After Death Of Longtime Mayor Dan Dwyer, Rensselear Readies For Mayoral Race: Part Two
The next mayoral election in the city of Rensselaer will be missing a longtime fixture on the ballot. Yesterday, we spoke with the city’s new mayor. Now, Capital Region Bureau Chief Dave Lucas has part two of WAMC’s look at the race.
Republican Michael Stammel chairs the Rensselaer County Legislature and is challenging Democratic Mayor Richard Mooney for the city's top office. Mooney took over after longtime Democratic Mayor Dan Dwyer died last year and is seeking a full term in the city of about 10,000.
Stammel says he threw his hat in the ring because he believes city hall should "work for everybody." "If you look at the, read the newspapers and some of the concerns of the residents in the city that's not being addressed by members of the council or the administration, such as the Dunn Dump and the biotech plant that they wanna put down at the port. These are concerns that the people have about their quality of life."

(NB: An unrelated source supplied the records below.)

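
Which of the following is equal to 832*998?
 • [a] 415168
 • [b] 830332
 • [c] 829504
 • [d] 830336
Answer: d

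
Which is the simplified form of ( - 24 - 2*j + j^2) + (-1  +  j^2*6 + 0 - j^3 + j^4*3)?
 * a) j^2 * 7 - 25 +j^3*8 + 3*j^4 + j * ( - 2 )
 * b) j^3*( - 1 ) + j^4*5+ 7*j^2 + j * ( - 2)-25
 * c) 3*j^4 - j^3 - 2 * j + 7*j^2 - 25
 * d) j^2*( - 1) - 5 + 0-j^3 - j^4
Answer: c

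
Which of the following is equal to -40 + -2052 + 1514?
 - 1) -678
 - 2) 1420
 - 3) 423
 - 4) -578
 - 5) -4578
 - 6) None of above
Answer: 4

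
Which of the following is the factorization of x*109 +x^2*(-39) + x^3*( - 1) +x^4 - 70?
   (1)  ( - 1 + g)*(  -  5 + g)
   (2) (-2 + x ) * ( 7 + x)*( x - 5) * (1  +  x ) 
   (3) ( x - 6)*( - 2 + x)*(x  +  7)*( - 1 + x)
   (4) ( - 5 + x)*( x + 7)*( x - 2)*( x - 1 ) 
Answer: 4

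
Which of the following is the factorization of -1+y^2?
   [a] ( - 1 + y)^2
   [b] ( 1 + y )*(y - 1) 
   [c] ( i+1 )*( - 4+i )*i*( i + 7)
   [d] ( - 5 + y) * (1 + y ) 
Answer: b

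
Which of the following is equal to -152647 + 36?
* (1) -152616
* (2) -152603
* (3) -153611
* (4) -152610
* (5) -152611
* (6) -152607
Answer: 5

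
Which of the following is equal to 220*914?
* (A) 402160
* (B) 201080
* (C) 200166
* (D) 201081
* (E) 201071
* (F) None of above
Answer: B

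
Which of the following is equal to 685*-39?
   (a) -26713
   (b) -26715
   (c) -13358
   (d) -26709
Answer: b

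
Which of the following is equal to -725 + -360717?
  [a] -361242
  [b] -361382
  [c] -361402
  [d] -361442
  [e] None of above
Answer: d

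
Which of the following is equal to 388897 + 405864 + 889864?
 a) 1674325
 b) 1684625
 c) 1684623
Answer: b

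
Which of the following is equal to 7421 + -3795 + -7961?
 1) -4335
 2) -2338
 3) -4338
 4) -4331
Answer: 1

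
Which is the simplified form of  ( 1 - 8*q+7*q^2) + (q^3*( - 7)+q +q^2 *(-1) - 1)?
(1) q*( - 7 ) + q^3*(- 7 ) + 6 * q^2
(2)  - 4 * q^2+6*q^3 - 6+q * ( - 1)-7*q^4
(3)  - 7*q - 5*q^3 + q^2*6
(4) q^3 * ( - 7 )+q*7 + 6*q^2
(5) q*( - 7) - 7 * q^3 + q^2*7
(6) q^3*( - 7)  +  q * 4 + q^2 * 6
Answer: 1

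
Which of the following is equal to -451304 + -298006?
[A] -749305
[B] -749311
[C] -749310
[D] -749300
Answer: C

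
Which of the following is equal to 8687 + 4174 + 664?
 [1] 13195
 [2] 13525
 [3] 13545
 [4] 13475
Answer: 2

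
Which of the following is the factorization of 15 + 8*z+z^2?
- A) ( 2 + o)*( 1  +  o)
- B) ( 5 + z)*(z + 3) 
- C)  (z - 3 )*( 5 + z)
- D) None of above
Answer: B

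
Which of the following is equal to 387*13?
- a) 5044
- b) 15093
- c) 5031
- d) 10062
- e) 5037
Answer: c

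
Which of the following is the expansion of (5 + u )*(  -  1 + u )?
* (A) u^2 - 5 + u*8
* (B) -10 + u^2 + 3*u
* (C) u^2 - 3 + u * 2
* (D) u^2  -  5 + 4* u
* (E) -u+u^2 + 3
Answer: D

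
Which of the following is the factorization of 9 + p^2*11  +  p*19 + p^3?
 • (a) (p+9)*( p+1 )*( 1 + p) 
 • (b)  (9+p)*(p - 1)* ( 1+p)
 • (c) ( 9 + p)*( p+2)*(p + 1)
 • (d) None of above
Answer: a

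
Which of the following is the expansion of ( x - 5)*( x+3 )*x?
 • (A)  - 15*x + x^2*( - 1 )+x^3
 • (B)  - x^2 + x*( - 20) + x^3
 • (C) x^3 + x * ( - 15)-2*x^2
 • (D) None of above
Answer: C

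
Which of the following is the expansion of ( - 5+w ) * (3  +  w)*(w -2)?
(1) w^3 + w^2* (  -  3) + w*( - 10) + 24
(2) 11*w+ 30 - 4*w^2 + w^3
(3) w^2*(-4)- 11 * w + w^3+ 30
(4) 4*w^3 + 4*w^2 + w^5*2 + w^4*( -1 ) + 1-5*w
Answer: 3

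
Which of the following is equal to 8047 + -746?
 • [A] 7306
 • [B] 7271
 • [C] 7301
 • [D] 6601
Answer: C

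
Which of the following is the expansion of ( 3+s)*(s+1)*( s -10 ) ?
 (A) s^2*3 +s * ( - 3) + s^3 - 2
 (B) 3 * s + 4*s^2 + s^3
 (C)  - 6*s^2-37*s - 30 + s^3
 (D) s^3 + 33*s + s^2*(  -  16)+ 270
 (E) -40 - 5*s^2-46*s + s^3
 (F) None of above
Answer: C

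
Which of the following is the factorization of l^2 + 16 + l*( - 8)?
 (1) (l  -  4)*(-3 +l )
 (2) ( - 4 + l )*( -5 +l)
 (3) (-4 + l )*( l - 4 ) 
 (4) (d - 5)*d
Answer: 3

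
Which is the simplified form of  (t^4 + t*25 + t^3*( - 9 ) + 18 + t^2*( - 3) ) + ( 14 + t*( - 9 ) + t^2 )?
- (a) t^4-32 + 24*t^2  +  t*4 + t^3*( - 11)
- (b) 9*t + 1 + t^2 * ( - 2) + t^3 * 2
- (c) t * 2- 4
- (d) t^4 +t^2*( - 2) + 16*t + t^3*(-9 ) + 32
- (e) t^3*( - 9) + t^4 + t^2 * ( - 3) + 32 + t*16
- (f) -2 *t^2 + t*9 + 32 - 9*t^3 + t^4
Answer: d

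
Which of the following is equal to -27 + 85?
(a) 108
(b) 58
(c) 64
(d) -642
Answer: b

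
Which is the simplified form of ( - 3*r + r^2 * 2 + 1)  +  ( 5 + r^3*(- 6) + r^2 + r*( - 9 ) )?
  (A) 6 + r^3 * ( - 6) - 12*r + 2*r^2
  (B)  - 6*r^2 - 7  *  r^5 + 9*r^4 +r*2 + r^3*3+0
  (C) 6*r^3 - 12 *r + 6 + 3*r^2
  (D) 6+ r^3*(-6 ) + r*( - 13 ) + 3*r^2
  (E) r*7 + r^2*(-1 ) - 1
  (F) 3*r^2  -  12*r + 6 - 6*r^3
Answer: F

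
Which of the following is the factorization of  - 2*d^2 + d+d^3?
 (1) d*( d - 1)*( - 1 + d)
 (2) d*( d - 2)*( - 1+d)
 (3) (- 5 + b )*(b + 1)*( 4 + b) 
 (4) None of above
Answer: 1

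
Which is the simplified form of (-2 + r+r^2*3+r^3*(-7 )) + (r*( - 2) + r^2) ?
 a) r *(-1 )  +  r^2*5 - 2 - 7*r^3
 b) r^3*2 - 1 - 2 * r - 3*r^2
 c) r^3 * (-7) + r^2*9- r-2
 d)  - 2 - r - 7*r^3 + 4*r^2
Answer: d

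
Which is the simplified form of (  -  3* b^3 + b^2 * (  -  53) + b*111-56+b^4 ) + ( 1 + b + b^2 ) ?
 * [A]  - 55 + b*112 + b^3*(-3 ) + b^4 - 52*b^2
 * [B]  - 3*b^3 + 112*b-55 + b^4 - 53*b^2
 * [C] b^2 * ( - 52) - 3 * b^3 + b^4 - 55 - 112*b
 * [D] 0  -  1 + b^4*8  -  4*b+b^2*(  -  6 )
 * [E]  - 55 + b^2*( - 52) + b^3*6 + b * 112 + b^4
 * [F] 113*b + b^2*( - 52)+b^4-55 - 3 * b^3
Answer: A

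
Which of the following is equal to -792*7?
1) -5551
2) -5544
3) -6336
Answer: 2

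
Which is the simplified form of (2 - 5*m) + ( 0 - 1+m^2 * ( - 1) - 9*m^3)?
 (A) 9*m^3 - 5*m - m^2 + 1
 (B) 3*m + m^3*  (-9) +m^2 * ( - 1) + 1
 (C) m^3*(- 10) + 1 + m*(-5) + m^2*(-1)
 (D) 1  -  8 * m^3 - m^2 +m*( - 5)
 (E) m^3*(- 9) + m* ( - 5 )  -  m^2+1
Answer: E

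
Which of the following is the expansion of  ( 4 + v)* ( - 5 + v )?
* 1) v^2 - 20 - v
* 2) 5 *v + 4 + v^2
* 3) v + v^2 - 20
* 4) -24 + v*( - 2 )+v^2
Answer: 1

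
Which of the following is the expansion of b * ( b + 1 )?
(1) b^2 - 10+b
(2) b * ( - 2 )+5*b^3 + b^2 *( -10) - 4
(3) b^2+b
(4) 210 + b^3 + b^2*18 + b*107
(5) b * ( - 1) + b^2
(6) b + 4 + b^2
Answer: 3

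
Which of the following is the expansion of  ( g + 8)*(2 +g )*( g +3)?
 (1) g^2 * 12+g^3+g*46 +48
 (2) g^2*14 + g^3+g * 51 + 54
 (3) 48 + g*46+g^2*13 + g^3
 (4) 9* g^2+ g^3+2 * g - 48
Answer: 3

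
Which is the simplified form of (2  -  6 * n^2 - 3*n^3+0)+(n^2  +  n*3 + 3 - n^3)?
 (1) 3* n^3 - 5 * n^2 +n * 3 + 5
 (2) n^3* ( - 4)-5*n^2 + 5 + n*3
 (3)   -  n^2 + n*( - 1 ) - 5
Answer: 2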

Stammell has reservations when it comes to Mayor Mooney's "Resurgent Rensselaer" plans. He promises he'll offer more in the way of transparency. "I love Rensselaer and I'm positive about it, it's future. But a true leader takes on tough issues as well as don't ignore them, and or think that the public will forget about them. And I believe that the current administration has done that. I'm not your average 'one and done' elected official that you only see during the election year. I keep the public informed all year long. There are issues that have been brought forth to me that have been ignored about resurgence for the volunteer fire department, which is now just taken place. It's been ignored for many years. The lack of an ambulance in the city of Rensselaer. I am pro-EMS and fire, that's my background."
Answering Mooney's claim of running a "campaign of positivity," Stammel says he'll run on his record as a public servant. "I have over 20 years of governmental and institutional experience as a past Rensselaer city councilman, as council president, a legislator and I'm chairperson of the legislature, you know, I do my part in overseeing the $347 million county budget. The city's budget is miniscule in comparison to that. I served on the Capital Regional Planning Commission, the Capital District Transportation Committee, and have served on the Commission of Economic Opportunity. These commissions funnel money to the city for major projects and I've been part of those, so I'm always giving it to the city. As far as the negative stuff goes, I'd rather not talk about the negative. I think some of Mr. Mooney's posts on Facebook and places like that have really, uh, some he's put on some he's taken down, really shows what kind of campaign he wants to run. I'm not gonna be part of that. I'm gonna run on my experience and my history and go from there."
Stammel adds he has established positive relationships with the Republican County Executive and sheriff and other county officials through his work as a legislator.